A flood of investment into this area, in turn, results in lower returns, he explained.
He added: “One can’t solve the problem by taking more and more money away from companies. One must solve it through investment and returns. The way money is invested is vital to delivering benefits.”
Duval was speaking in London on the employer covenant as an intangible asset of the scheme. This was the fourth in a series of investment conferences hosted by Aon, entitled ‘Pensions: The way forward’.
According to a spokesperson from the Pensions Regulator, “The responsibility for deciding a scheme's investment strategy lies with the trustees.
“It is not for the Pensions Regulator to set investment plans of pension schemes. Trustees must work with their advisers, e.g. scheme actuary, and investment advisers to decide a funding strategy which is appropriate for their scheme.”

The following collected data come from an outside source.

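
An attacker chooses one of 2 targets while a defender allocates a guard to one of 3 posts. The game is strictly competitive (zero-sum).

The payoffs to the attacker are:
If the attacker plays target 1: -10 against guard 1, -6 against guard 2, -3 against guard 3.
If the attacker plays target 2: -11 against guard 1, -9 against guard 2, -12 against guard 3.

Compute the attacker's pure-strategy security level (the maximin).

-10

The worst-case payoff for each row is target 1: -10, target 2: -12.
The best of these is -10.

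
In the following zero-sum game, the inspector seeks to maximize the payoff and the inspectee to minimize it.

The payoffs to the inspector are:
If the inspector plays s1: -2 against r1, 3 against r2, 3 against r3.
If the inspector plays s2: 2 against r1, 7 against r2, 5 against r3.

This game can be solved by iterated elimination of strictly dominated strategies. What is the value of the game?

Column r2 is strictly dominated by r1 for the inspectee (-2<3, 2<7); eliminate r2.
Column r3 is strictly dominated by r1 for the inspectee (-2<3, 2<5); eliminate r3.
Row s1 is strictly dominated by row s2 (2>-2); eliminate s1.
Only (s2, r1) remains, with payoff 2.

2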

The spokesperson added that the Regulator would work closely with the industry, and continue to listen to feedback through consultation on their approach to scheme funding, their codes of practice, and other areas.
Duval also warned that the closure of several DB schemes to new members has raised the potential for the gap to widen between pension funds and companies.
The schemes may be regarded as a “legacy” or separate entity to be managed by the company.
He urged schemes and companies to communicate and interact effectively to reach compromises about investment strategies and risk.
“Trustees must engage with companies’ financial positions, and as employers, companies must let them.”